Instructions for building your own DNN-based voice, that can be completed within a 2 hour lab session.
You should perform this exercise in the working directory ~/Documents/ss_dnn
which has already been set up for you.
Follow the Build your own DNN voice instructions, but with these small changes:
- Tools required – skip
- Prepare your workspace – skip, except that you need to:
- set the correct value for
work
infeed_forward_dnn_WORLD.conf
- set the correct value for
- Prepare the input labels – do this
- Prepare the output features – do this
copy_synthesis.sh
has been run for you, to save time- you need to perform the feature composition and normalisation
- Design the DNN – skip
- Train the DNN – do this
- start with only 50 training sentences, and perhaps 5 epochs; the resulting network can be used for synthesis (what do you expect the synthetic speech will sound like?)
- once that works, try 100 training sentences and 10 epochs; listen to the results
- finally you can increase the amount of training data (maximum of 500 sentences available in the data set we are using), and the number of epochs (recommended maximum number is 30)

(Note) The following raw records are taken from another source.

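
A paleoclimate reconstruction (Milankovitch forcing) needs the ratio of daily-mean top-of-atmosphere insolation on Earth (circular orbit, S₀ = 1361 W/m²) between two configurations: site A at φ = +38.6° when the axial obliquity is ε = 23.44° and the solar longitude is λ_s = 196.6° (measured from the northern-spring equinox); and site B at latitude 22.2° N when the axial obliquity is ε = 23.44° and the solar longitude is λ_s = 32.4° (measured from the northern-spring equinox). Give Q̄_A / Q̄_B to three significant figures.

— Configuration A (φ=+38.6°):
Solar declination: sin δ = sin ε · sin λ_s = sin 23.44° × sin 196.6° = -0.11364, so δ = -6.525°.
cos H₀ = −tan(+38.6°) tan(-6.525°) = 0.0913, H₀ = 1.4794 rad.
Bracket: H₀ sin φ sin δ + cos φ cos δ sin H₀ = 1.4794×0.62388×-0.11364 + 0.78152×0.99352×0.99582 = -0.104886 + 0.773210 = 0.668324.
Q̄ = (S₀/π) × [bracket] = (1361/π) × 0.668324 = 289.53 W/m².
— Configuration B (φ=+22.2°):
Solar declination: sin δ = sin ε · sin λ_s = sin 23.44° × sin 32.4° = 0.21315, so δ = +12.307°.
cos H₀ = −tan(+22.2°) tan(+12.307°) = -0.0890, H₀ = 1.6599 rad.
Bracket: H₀ sin φ sin δ + cos φ cos δ sin H₀ = 1.6599×0.37784×0.21315 + 0.92587×0.97702×0.99603 = 0.133683 + 0.901002 = 1.034685.
Q̄ = (S₀/π) × [bracket] = (1361/π) × 1.034685 = 448.25 W/m².
Ratio Q̄_A / Q̄_B = 289.53 / 448.25 = 0.6459.

Q̄_A / Q̄_B ≈ 0.646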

- approximate training times:
- 50 training sentences, 5 epochs = 6 minutes
- 100 training sentences, 10 epochs = 20 minutes
- 100 training sentences, trained to convergence (27 epochs) = 1 hour
- 500 training sentences, trained to convergence (26 epochs) = 4 hours
- Synthesise – do this
If you run out of time, there is a pre-built version in ~/Documents/ss_dnn_prebuilt
in which the network has been trained to convergence on 500 sentences, then used to synthesise the dev and test sets.